You can't guarantee a win. In a 1996 paper called Solving Nine Men's Morris, Ralph Gasser describes how he used search techniques to determine that, given best play, the game of nine men's morris should end in a draw.
In figure 11 of that paper, he gives a graph of the percentage of won positions for the player to move, against the number of stones each has on the board. The highest percentage of won positions is 83% when the player to move has 3 stones against 3.
The data also reveals that a player with 3 stones left cannot force a win against an opponent with 6 or more stones left. Although many of those positions should still end in draws, rather than wins for the player with more stones.
A player is much more likely to be able to force a win when they have 7 or more stones left, than when they get down to 6. A player with 4 stones against 3 can only force a win if it is their go, and they can immediately make a mill.
All of this assumes two players who are playing completely optimally, which is not usually the case. In 1990 six games were played between the British champion Mike Sunley and a heuristics-based computer program.

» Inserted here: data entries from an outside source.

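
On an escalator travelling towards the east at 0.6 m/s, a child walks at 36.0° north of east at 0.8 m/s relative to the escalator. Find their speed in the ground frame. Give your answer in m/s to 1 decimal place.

Taking east as x and north as y: escalator velocity = (0.600, 0.000) m/s; child velocity relative to escalator = (0.647, 0.470) m/s.
Velocity relative to ground = (0.600, 0.000) + (0.647, 0.470) = (1.247, 0.470) m/s.
Speed = |(1.247, 0.470)| = 1.333 m/s.

1.3 m/s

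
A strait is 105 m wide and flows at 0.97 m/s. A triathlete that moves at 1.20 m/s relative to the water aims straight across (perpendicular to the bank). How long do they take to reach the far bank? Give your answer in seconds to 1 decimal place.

87.5 s

The component of the triathlete's velocity perpendicular to the bank is 1.20 m/s.
Only the cross-stream component determines the crossing time; the current contributes nothing perpendicular to the bank.
Time = 105 / 1.200 = 87.500 s.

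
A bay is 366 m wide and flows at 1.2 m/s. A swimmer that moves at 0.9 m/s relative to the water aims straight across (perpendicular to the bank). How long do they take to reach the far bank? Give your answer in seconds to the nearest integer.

407 s

The component of the swimmer's velocity perpendicular to the bank is 0.9 m/s.
Only the cross-stream component determines the crossing time; the current contributes nothing perpendicular to the bank.
Time = 366 / 0.900 = 406.667 s.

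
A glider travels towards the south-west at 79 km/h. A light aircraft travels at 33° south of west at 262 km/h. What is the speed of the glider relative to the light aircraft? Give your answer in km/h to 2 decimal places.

Taking east as x and north as y: glider velocity = (-55.861, -55.861) km/h; light aircraft velocity = (-219.732, -142.695) km/h.
Velocity of glider relative to light aircraft = (-55.861, -55.861) − (-219.732, -142.695) = (163.870, 86.834) km/h.
Magnitude = |(163.870, 86.834)| = 185.455 km/h.

185.46 km/h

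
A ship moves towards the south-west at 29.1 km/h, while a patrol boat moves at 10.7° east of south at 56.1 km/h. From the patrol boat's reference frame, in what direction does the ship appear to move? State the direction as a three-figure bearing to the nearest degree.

Taking east as x and north as y: ship velocity = (-20.577, -20.577) km/h; patrol boat velocity = (10.416, -55.125) km/h.
Velocity of ship relative to patrol boat = (-20.577, -20.577) − (10.416, -55.125) = (-30.993, 34.548) km/h.
Bearing = atan2(-30.99, 34.55) = 318.10° clockwise from north.

318°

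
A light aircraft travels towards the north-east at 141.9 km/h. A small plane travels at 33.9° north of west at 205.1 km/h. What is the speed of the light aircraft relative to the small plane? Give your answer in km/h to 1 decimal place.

Taking east as x and north as y: light aircraft velocity = (100.338, 100.338) km/h; small plane velocity = (-170.236, 114.394) km/h.
Velocity of light aircraft relative to small plane = (100.338, 100.338) − (-170.236, 114.394) = (270.574, -14.055) km/h.
Magnitude = |(270.574, -14.055)| = 270.939 km/h.

270.9 km/h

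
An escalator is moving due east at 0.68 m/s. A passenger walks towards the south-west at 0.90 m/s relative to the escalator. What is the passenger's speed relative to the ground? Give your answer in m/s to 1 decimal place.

Taking east as x and north as y: escalator velocity = (0.680, 0.000) m/s; passenger velocity relative to escalator = (-0.636, -0.636) m/s.
Velocity relative to ground = (0.680, 0.000) + (-0.636, -0.636) = (0.044, -0.636) m/s.
Speed = |(0.044, -0.636)| = 0.638 m/s.

0.6 m/s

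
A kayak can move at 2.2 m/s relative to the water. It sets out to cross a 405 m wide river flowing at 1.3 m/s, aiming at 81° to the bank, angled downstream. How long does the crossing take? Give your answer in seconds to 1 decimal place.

186.4 s

The component of the kayak's velocity perpendicular to the bank is 2.2 × sin 81° = 2.173 m/s.
Only the cross-stream component determines the crossing time; the current contributes nothing perpendicular to the bank.
Time = 405 / 2.173 = 186.386 s.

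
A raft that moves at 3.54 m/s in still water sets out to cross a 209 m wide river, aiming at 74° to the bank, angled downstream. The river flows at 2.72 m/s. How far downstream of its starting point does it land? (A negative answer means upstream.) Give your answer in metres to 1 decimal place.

Perpendicular speed = 3.403 m/s; crossing time = 209 / 3.403 = 61.419 s.
Net downstream speed = 3.696 m/s.
Drift = 3.696 × 61.419 = 226.989 m (downstream).

227.0 m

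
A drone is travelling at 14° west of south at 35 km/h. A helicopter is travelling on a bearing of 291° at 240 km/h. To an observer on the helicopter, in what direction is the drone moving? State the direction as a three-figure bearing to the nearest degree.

119°

Taking east as x and north as y: drone velocity = (-8.467, -33.960) km/h; helicopter velocity = (-224.059, 86.008) km/h.
Velocity of drone relative to helicopter = (-8.467, -33.960) − (-224.059, 86.008) = (215.592, -119.969) km/h.
Bearing = atan2(215.59, -119.97) = 119.09° clockwise from north.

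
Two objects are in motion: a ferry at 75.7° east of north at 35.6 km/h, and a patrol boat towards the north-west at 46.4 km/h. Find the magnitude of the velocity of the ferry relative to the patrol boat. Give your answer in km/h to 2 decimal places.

71.46 km/h

Taking east as x and north as y: ferry velocity = (34.497, 8.793) km/h; patrol boat velocity = (-32.810, 32.810) km/h.
Velocity of ferry relative to patrol boat = (34.497, 8.793) − (-32.810, 32.810) = (67.307, -24.017) km/h.
Magnitude = |(67.307, -24.017)| = 71.463 km/h.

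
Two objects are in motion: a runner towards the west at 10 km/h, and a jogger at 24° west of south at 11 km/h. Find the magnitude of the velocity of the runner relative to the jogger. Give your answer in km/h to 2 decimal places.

11.47 km/h

Taking east as x and north as y: runner velocity = (-10.000, 0.000) km/h; jogger velocity = (-4.474, -10.049) km/h.
Velocity of runner relative to jogger = (-10.000, 0.000) − (-4.474, -10.049) = (-5.526, 10.049) km/h.
Magnitude = |(-5.526, 10.049)| = 11.468 km/h.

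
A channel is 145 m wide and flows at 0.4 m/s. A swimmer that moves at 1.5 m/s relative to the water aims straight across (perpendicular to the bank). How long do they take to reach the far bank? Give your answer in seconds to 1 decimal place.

The component of the swimmer's velocity perpendicular to the bank is 1.5 m/s.
The flow acts along the bank and has no component across it.
Time = 145 / 1.500 = 96.667 s.

96.7 s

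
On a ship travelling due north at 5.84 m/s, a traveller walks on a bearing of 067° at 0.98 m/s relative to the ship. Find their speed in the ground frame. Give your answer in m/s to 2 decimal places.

Taking east as x and north as y: ship velocity = (0.000, 5.840) m/s; traveller velocity relative to ship = (0.902, 0.383) m/s.
Velocity relative to ground = (0.000, 5.840) + (0.902, 0.383) = (0.902, 6.223) m/s.
Speed = |(0.902, 6.223)| = 6.288 m/s.

6.29 m/s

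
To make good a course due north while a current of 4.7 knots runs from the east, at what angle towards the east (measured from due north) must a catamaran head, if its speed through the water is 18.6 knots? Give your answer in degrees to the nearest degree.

15°

The current pushes perpendicular to the desired track; the heading must have a component into the current equal to 4.7 knots: 18.6 sin θ = 4.7.
sin θ = 0.2527, so θ = 14.637°.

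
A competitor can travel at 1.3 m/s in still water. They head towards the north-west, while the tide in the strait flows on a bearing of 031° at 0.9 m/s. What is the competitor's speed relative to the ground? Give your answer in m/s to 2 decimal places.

1.75 m/s

Taking east as x and north as y: velocity relative to the water = (-0.919, 0.919) m/s; the water relative to ground = (0.464, 0.771) m/s.
Velocity relative to ground = (-0.919, 0.919) + (0.464, 0.771) = (-0.456, 1.691) m/s.
Speed = |(-0.456, 1.691)| = 1.751 m/s.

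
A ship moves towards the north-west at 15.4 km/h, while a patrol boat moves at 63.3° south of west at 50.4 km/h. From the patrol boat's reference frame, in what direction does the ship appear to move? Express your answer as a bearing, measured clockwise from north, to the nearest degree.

012°

Taking east as x and north as y: ship velocity = (-10.889, 10.889) km/h; patrol boat velocity = (-22.646, -45.026) km/h.
Velocity of ship relative to patrol boat = (-10.889, 10.889) − (-22.646, -45.026) = (11.756, 55.915) km/h.
Bearing = atan2(11.76, 55.92) = 11.87° clockwise from north.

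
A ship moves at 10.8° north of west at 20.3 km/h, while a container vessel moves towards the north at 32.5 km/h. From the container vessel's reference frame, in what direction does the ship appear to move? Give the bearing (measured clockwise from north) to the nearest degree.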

Two games were drawn and four were won by the computer.
There is a winning opening: Any corner of any quadron. If opponent does not play same quadron, you follow the corners of the quadron until you have a double mill opportunity. If opponent plays same quadron, proceed to next quadron with same strategy. If opponent plays same quadron all 3 times, there is almost always a way to connect existing pieces to a double mill opportunity, unless opponent knows that, in which case he can block.
You are now way above beginner level.
Always keep in mind that one way to win a game is forcing your opponent into a position where they are unable to make a valid move!
So instead of reducing them to three stones and fight a tedious end game against flying stones you actually might want to box the opponent in, winning by them not being able to move.
The other strategy is to set up two independent mills before reducing them to 3 stones. That however is easier said than done and requires a material advantage that is reflected in the quoted paper with the drastic increase in win rates at the seven stone mark.
I personally prefer the first strategy and never reduce them two three stones in the first place.